PsikolojiYaşam

Sosyal Kaygı Bozukluğu

Sosyal Kaygı Bozukluğu

Toplumsal ortamlarda ya da yeni insanların yanında kaygılanma durumudur. Sosyal kaygı bozukluğunun nedenleri arasında “ebeveyn tutumları ve genetik geçiş” önemli yer tutmaktadır. Toplumda görülme sıklığı %0,3-15,1’dir. Genel olarak çocuklarda semptomları şu şekildedir:

  • Kaynaşma sorunları  
  • Utangaç /çekingen   
  • Misafirden rahatsız olma
  • Özgüven sorunları  
  • Fotoğraf çektirmeme isteği
  • Yabancı ortamlardan kaçınma
  • Oyunlara katılmama

Bu çocuklar toplum içerisinde yemek yemek istemezler. Rezil olma korkuları vardır. Otoriteden çekinirler. Göz temasından kaçınırlar. Fikirlerini söyleyemezler. Sorularda aşırı heyecanlanırlar.

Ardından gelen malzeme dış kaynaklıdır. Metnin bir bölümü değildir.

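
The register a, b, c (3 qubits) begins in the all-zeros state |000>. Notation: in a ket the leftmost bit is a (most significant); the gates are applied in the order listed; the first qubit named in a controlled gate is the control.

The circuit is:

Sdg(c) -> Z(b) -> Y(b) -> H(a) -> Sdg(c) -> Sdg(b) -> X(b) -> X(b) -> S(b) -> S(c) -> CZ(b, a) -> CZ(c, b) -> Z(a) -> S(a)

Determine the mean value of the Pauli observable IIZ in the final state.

The expectation value of IIZ is 1. Key observation: the block from step 5 through step 10 cancels to the identity and can be dropped.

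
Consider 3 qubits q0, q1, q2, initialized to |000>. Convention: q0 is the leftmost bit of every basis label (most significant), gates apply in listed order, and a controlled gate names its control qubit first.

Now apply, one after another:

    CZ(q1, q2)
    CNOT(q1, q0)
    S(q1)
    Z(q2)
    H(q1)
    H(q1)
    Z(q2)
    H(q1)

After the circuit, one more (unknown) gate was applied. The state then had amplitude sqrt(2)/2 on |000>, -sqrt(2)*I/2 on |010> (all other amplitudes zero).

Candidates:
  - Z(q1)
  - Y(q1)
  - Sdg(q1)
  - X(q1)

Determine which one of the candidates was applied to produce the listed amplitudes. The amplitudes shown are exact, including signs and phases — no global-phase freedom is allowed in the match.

The unique candidate consistent with the amplitudes is Sdg(q1). Key observation: gates 4-7 undo each other exactly, leaving only the rest of the circuit to track.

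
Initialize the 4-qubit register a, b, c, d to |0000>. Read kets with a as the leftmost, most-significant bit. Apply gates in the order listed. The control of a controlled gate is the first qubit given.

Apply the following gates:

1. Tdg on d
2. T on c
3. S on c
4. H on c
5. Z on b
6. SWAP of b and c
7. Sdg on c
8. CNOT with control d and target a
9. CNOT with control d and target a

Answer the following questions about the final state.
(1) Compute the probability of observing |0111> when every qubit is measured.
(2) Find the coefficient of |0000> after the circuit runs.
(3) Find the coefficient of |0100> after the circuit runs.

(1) Outcome |0111> occurs with probability 0. Key observation: the block from step 8 through step 9 cancels to the identity and can be dropped.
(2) The final state's coefficient on |0000> equals sqrt(2)/2.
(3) |0100> carries amplitude sqrt(2)/2 in the final state.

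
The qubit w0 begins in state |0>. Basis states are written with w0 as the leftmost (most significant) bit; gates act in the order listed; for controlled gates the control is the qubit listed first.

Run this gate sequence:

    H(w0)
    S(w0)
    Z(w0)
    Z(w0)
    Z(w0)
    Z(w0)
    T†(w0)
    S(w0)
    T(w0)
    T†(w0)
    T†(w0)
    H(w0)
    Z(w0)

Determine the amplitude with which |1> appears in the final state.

The amplitude on |1> is -1/2 + I/2. Key observation: steps 3-6 multiply out to the identity, so the circuit reduces to the remaining gates.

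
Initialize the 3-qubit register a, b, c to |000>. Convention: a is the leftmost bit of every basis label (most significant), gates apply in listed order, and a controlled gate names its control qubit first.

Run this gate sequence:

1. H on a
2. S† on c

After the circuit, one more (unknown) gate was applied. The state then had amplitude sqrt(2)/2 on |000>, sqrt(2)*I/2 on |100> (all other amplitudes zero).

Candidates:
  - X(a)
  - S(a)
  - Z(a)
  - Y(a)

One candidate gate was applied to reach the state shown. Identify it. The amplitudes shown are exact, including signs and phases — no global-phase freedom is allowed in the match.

It was S(a) that produced the state shown.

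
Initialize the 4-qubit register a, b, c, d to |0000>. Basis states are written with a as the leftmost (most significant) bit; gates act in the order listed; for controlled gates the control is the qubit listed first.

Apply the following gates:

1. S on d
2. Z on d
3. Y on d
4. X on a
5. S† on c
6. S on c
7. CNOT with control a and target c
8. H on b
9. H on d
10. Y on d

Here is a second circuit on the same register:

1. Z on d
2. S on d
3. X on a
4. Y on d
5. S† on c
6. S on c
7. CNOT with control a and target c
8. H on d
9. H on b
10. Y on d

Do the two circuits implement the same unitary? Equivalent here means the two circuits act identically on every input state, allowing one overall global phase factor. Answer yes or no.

Yes — the two circuits implement the same unitary up to a global phase.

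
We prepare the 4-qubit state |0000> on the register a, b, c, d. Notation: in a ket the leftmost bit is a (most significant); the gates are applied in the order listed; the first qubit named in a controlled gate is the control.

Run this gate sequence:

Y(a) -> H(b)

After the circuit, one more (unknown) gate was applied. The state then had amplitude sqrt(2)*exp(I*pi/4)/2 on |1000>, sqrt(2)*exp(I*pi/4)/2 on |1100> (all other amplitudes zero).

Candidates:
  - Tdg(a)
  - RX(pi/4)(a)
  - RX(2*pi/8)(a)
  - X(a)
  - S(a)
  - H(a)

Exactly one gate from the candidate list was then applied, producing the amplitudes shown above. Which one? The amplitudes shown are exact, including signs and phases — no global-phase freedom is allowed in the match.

It was Tdg(a) that produced the state shown.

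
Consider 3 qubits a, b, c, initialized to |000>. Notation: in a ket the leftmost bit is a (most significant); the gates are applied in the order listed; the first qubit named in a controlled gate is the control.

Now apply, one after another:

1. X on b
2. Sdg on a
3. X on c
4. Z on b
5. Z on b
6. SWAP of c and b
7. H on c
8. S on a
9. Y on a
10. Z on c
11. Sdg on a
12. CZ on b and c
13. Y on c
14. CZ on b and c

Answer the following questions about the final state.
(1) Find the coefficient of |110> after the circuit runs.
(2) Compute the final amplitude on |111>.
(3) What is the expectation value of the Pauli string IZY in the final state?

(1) |110> carries amplitude sqrt(2)*I/2 in the final state.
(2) |111> carries amplitude -sqrt(2)*I/2 in the final state.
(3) The expectation value of IZY is 0.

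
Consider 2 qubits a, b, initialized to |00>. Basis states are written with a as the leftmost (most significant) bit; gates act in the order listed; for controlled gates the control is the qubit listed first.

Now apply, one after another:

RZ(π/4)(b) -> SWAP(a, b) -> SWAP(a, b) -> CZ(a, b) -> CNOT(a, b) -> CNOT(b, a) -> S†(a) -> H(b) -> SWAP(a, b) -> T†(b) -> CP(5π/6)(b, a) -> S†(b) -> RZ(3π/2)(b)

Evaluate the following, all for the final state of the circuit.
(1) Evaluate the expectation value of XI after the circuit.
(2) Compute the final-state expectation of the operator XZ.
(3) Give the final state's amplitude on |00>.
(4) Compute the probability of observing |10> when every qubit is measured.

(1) The observable XI averages to 1. Key observation: steps 2-3 multiply out to the identity, so the circuit reduces to the remaining gates.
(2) The expectation value of XZ is 1.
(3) The amplitude on |00> is -sqrt(2)*exp(I*pi/8)/2.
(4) Outcome |10> occurs with probability 1/2.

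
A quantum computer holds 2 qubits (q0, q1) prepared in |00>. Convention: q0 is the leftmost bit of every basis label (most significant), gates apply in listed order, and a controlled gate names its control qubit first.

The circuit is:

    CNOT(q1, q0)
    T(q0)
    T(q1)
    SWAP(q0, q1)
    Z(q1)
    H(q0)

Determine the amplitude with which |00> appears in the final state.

The final state's coefficient on |00> equals sqrt(2)/2.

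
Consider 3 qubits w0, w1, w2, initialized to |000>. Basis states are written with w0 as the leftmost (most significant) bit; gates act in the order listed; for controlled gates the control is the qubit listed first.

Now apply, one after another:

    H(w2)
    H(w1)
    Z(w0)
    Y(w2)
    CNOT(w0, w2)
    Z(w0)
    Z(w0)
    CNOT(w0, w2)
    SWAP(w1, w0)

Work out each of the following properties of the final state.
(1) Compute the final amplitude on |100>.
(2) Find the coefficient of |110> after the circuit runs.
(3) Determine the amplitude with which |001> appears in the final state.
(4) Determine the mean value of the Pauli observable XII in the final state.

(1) The final state's coefficient on |100> equals -I/2. Key observation: the block from step 5 through step 8 cancels to the identity and can be dropped.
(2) The amplitude on |110> is 0.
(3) |001> carries amplitude I/2 in the final state.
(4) The observable XII averages to 1.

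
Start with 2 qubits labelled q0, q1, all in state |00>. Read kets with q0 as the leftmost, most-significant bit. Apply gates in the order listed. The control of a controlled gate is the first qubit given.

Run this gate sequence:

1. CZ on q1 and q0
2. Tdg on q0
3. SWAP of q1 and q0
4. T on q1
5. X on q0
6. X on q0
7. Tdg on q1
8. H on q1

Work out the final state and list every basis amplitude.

The resulting statevector has amplitude sqrt(2)/2 on |00>, sqrt(2)/2 on |01>, 0 on |10>, 0 on |11>. Key observation: gates 4-7 undo each other exactly, leaving only the rest of the circuit to track.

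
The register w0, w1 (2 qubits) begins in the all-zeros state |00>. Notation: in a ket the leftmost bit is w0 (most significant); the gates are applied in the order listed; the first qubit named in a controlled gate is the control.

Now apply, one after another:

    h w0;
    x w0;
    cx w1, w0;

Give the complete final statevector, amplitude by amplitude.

The resulting statevector has amplitude sqrt(2)/2 on |00>, 0 on |01>, sqrt(2)/2 on |10>, 0 on |11>.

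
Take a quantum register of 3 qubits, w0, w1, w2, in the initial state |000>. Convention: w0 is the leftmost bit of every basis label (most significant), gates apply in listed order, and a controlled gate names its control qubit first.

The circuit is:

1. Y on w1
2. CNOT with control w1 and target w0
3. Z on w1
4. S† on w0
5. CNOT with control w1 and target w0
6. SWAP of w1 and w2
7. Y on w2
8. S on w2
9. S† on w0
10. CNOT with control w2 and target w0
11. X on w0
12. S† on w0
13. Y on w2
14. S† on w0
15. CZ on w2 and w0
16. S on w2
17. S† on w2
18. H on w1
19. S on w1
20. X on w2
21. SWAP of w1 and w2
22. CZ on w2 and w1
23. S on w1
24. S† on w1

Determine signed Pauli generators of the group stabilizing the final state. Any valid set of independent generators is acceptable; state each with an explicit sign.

The stabilizer group can be generated by +IIY, -ZII, +IZI, among other valid generating sets. Key observation: steps 16-17 multiply out to the identity, so the circuit reduces to the remaining gates.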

Saçları uzundur ve genel olarak gözlerini kapatır. Değerlendirilmekten korkarlar. Gerçek yaşamda veremedikleri tepkileri sanal ortamda verirler. Fantastik ilgi alanları olabilir. Örneğin; üç boyutlu mitolojik canavarların çizilmesi vb. Genel olarak yaşıtlarını gereksiz ya da aptal olarak görürler. Dışarıda sessiz, sakin görünebilirler ama evde böyle değildirler. Bu gençlerin öykülerine bakıldığında çok korumacıl ebeveyn tutumları görülmektedir. Sosyal kaygı bozukluğu, mental retardasyon, ayrılık kaygısı bozukluğu, depresif bozukluk ve selektif mutizm ile karıştırılabilmektedir. Bu sebeple ayırıcı bir tanıya ihtiyaç duyulmaktadır. Bu çocuklarımıza, hizmet edilmenin kesilmesi, sosyal etkinliklere katılımın sağlanması, bu rahatsızlıktan ikincil kazançlar sağlamasının önüne geçilmesi, aşırı korumacılıktan kaçınılması gerekmektedir. Bu çocukların sosyal kaygı bozukluğu ailelerin tek başlarına verdikleri çabayla ortadan kalkmaz. İyi bir değerlendirme ve tanılamaya ve ardından iyi bir terapiye ihtiyaç duyarlar. Bu çocuklar kültürümüzde sakin, edepli, kurallara uyan bireyler oldukları için ve kültürümüzde bu özellikler kabul gördüğü için aileler bu durumun bir sorun olduğunu fark edemeyebilir. Öğretmenler efendi, hanım olarak bu çocukları nitelendirir lakin önlem alınmazsa bu çocuklar dış dünyadan kendilerini soyutlar ve sanal ortamda kendisine yapay bir dünya ve ikincil bir kimlik oluşturabilir.

Bu durum çocukların ve gençlerin gelecek yaşamda birçok zorlukla karşılaşmalarına, beden ve ruh sağlıklarının bozulmasına sebebiyet verebilir.